The theater continued to be used for opera until 1801, when Schikaneder moved the troupe to his newly built Theater an der Wien. Prince Starhemberg, an efficient businessman, promptly tore down the old theater and replaced it with apartment housing. The roof tiles were reinstalled on the parish church of Perchtoldsdorf, where they can be seen to this day ().

==Scholarly opinion==
Published opinion concerning the theater has evolved, raising the estimation of the quality of the building and the performances therein. This rise in its estimate has paralleled shifts in Mozart biography, as the field shifts away from the traditional assessment of Mozart's later life as wretched and despairing. (Specifically, it was presented as part of Mozart's decline that he was reduced to writing for a grossly inferior theater not affiliated with the court.)

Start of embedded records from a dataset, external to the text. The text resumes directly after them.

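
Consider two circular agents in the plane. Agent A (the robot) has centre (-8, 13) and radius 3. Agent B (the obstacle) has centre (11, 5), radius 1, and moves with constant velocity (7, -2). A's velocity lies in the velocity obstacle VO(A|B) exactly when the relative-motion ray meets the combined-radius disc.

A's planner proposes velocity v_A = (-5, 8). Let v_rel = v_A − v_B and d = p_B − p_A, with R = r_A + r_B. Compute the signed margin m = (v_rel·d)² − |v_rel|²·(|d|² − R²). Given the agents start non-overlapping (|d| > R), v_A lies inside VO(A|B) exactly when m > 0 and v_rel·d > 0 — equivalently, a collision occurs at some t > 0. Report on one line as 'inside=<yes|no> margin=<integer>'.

d = (19, -8),  |d|² = 425;  R = 3+1 = 4,  c = 425−4² = 409
v_rel = (-12, 10),  |v_rel|² = 244;  v_rel·d = (-12)·(19) + (10)·(-8) = -308
244·t² + 616·t + 409 = 0  ⇒  m = (-308)² − 244·409 = -4932
m = -4932 < 0,  v_rel·d = -308 < 0  ⇒  outside

inside=no margin=-4932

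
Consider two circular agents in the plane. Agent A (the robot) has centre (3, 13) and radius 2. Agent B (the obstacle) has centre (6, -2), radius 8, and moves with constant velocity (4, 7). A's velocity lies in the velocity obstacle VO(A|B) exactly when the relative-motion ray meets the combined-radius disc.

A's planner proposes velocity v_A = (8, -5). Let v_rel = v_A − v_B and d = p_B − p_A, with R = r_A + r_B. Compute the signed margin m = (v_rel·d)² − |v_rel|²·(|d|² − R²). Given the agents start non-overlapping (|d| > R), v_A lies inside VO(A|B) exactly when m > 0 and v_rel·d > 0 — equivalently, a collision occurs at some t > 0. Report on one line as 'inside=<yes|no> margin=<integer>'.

d = (3, -15),  |d|² = 234;  R = 2+8 = 10,  c = 234−10² = 134
v_rel = (4, -12),  |v_rel|² = 160;  v_rel·d = (4)·(3) + (-12)·(-15) = 192
160·t² − 384·t + 134 = 0  ⇒  m = 192² − 160·134 = 15424
m = 15424 > 0,  v_rel·d = 192 > 0  ⇒  inside

inside=yes margin=15424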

Concerning the building, testimony from the early Romantic era is preserved in the writings of Ignaz von Seyfried (1776–1841), who was the musical director of the theater from 1798 to 1801; he continued in this role at the Theater an der Wien until 1826. In 1840, he wrote a contribution to the Neue Zeitschrift für Musik (12/46, 5 June 1840) in which he described the Theater an der Wieden in rather derogatory terms: "... for that limited venue, not much better than a wooden shack [German Holzbude], Mozart composed his immortal Magic Flute". As modern research has shown, this description is entirely false; see in particular Lorenz (2008). Of the legend, Kurt Honolka writes:

The loss of prestige which Schikaneder suffered at the end of the 19th century also extended to "his" theater. Of course, its simple structure could not measure up to the palatial court or civic "New Renaissance" buildings then being built. But it was of solid stone, with a tiled roof. The interior was made of wood, as was usual at the time.

Modern notes written for concert programs and recordings often still perpetuate the "shack" legend.

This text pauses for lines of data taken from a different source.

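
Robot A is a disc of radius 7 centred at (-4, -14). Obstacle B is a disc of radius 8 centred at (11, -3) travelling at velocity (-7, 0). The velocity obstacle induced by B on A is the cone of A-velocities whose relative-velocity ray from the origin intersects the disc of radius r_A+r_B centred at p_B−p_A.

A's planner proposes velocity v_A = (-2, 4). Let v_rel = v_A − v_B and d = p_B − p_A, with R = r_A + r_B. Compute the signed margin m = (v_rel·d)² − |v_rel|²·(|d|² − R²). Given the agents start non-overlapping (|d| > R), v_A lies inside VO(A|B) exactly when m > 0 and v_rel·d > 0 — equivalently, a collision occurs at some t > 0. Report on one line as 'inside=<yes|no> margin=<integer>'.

d = (15, 11),  |d|² = 346;  R = 7+8 = 15,  c = 346−15² = 121
v_rel = (5, 4),  |v_rel|² = 41;  v_rel·d = (5)·(15) + (4)·(11) = 119
41·t² − 238·t + 121 = 0  ⇒  m = 119² − 41·121 = 9200
m = 9200 > 0,  v_rel·d = 119 > 0  ⇒  inside

inside=yes margin=9200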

Traditional views also asserted that the standard of musical execution in the theater was poor; this for instance is the view taken in Hermann Abert's influential Mozart biography in 1920). The modern scholar David Buch, who had access to more historical materials than Abert, offers a different assessment:

Another myth about this theater has also persisted in modern literature, namely, that the music was of an inferior quality and that the performances were rather crude. While there is one derisive review of a performance at the Theater auf der Wieden by a north German commentator in 1793, most contemporary reviews were positive, noting a high standard of musical performance.